Learn how easy it is to sync an existing GitHub or Google Code repo to a SourceForge project! See Demo


#171 htdig ignore PDF docs when indexing

need info
htdig (103)
Tobias G. Eberle

I have Ht:dig 3.1.5 on Suse Linux 8.1. XPDF is installed
correctly. When building the Ht:dig databases, no pdf
document is indexed. My site www.wanilla.ch has the
following structure

support.html -> support_article.php

The page support_article.php include links to pdf files. It
is nessessary to login first, to access
support_article.php (cutomer area). The login procedure
work with PHP and sessions.

To get access, outside the customer area (login), I put
a href to support_article.php in a public side.

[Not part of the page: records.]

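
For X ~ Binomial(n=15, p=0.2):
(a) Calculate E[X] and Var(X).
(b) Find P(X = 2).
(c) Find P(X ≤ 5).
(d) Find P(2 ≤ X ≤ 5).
(a) E[X] = 3.0000, Var(X) = 2.4000
(b) P(X = 2) = 0.230897
(c) P(X ≤ 5) = 0.938949
(d) P(2 ≤ X ≤ 5) = 0.771823

We have X ~ Binomial(n=15, p=0.2).

(a) Moments:
E[X] = 3.0000
Var(X) = 2.4000
σ = √Var(X) = 1.5492

(b) Point probability using PMF:
P(X = 2) = 0.230897

(c) Cumulative probability using CDF:
P(X ≤ 5) = F(5) = 0.938949

(d) Range probability:
P(2 ≤ X ≤ 5) = P(X ≤ 5) - P(X ≤ 1)
                   = F(5) - F(1)
                   = 0.938949 - 0.167126
                   = 0.771823

This means approximately 77.2% of outcomes fall in the interval [2, 5].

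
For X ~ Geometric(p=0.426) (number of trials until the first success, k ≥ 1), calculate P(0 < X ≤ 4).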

Did you have a idea why indexing ignore mit pdf links.



  • Logged In: NO

    Check in the conf file if the max_doc_size is large enough
    for your file.
    Also run htdig with the -vv option and inspect the output.

  • Lachlan Andrew
    Lachlan Andrew

    Logged In: YES

    Does the rest of the PHP page get parsed? By default,
    ht://Dig parses HTML, but not PHP. If you want to parse
    the PHP document (to get to the PDF document) then you need
    to set up the external parsers to do that.

  • Neal Richter
    Neal Richter

    Logged In: YES

    Any update? Neal

  • Logged In: YES

    i did set up a external parser by the following command in my
    # external parser (standard per script)
    external_parsers: application/pdf-
    >text/html /home/wanillach/public_html/cgi-bin/doc2html.cgi
    # end external parser

    On my local machine I have installed Ht://Dig Version 3.1.6
    and the external parser works correctly for HTML and PHP
    files. My provider use Ht://Dig Version 3.1.5 and the external
    parser is ignored.

    • assigned_to: nobody --> grdetil
    • status: open --> closed-works-for-me
  • Logged In: YES

    If it works in 3.1.6, then it's not a bug, is it?
    Therefore, this isn't the best forum to discuss what appears
    to be a configuration issue, or some customization that your
    provider may have provided to their build of 3.1.5.

    I suggest you take a careful look at your doc2html setup on
    your provider's system to see if there's a problem there.
    For starters, it probably shouldn't be installed in cgi-bin,
    as it's not a CGI program. Also try running doc2html
    manually on that system to see if it produces output.

    If you're stuck, please take it up on the htdig-general
    mailing list, but not until you've searched the archives for
    that list a bit to get some troubleshooting hints that have
    been discussed many times before there.